Finances 

Serge Gaillard dénonce les hauts salaires de la Confédération

Le directeur de l’Administration fédérale des finances assure qu’il est possible de recruter des cadres à des salaires moindres. Ce qui fait envie à certains cantons

«Je compare mon salaire avec ceux qui me l’offrent, les contribuables. Vu ainsi, c’est un très bon salaire.» Serge Gaillard, le directeur de l’Administration fédérale des finances, touche 20 000 francs chaque mois. Une somme qu’il juge exagérée par rapport à ses besoins, ainsi qu’il l’a confié aux journaux du groupe Tamedia, dans une interview parue mardi. Au-delà de son propre revenu, l’ancien secrétaire général de l’Union syndicale suisse (USS) dénonce l’augmentation continue des gains des plus hauts fonctionnaires de l’Etat.

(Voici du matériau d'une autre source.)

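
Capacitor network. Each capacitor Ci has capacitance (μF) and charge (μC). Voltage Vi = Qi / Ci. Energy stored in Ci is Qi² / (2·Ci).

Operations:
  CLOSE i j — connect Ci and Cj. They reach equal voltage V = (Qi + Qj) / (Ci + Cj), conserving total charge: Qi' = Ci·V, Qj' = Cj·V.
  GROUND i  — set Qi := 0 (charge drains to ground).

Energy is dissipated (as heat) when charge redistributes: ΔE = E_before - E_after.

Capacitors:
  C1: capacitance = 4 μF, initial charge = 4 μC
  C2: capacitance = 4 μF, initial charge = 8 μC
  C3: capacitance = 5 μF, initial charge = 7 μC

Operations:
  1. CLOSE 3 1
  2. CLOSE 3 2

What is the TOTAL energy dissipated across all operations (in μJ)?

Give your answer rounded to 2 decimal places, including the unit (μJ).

Initial: C1(4μF, Q=4μC, V=1.00V), C2(4μF, Q=8μC, V=2.00V), C3(5μF, Q=7μC, V=1.40V)
Op 1: CLOSE 3-1: Q_total=11.00, C_total=9.00, V=1.22; Q3=6.11, Q1=4.89; dissipated=0.178
Op 2: CLOSE 3-2: Q_total=14.11, C_total=9.00, V=1.57; Q3=7.84, Q2=6.27; dissipated=0.672
Total dissipated: 0.850 μJ

Answer: 0.85 μJ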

«Pas de peine à remplir un poste de cadre»

«Les salaires des cadres ne devraient pas augmenter davantage que la moyenne», argumente Serge Gaillard. Selon lui, «ce genre d’évolution contribue à diminuer l’acceptation des élites par la population» et risque d’avoir «un effet corrosif sur notre structure sociale».

Souvent mise en avant par les défenseurs des hautes rémunérations de l’Etat, la difficulté de dénicher des profils compétents pour les postes à responsabilité ne serait par ailleurs qu’un mythe: «Pour un job intéressant et sûr, il arrive que les candidats soient prêts à se priver de 50 000 francs par an», affirme Serge Gaillard dans la même interview. Même en proposant des salaires inférieurs, le directeur assure ainsi n’avoir «jamais eu de peine à remplir un poste de cadre».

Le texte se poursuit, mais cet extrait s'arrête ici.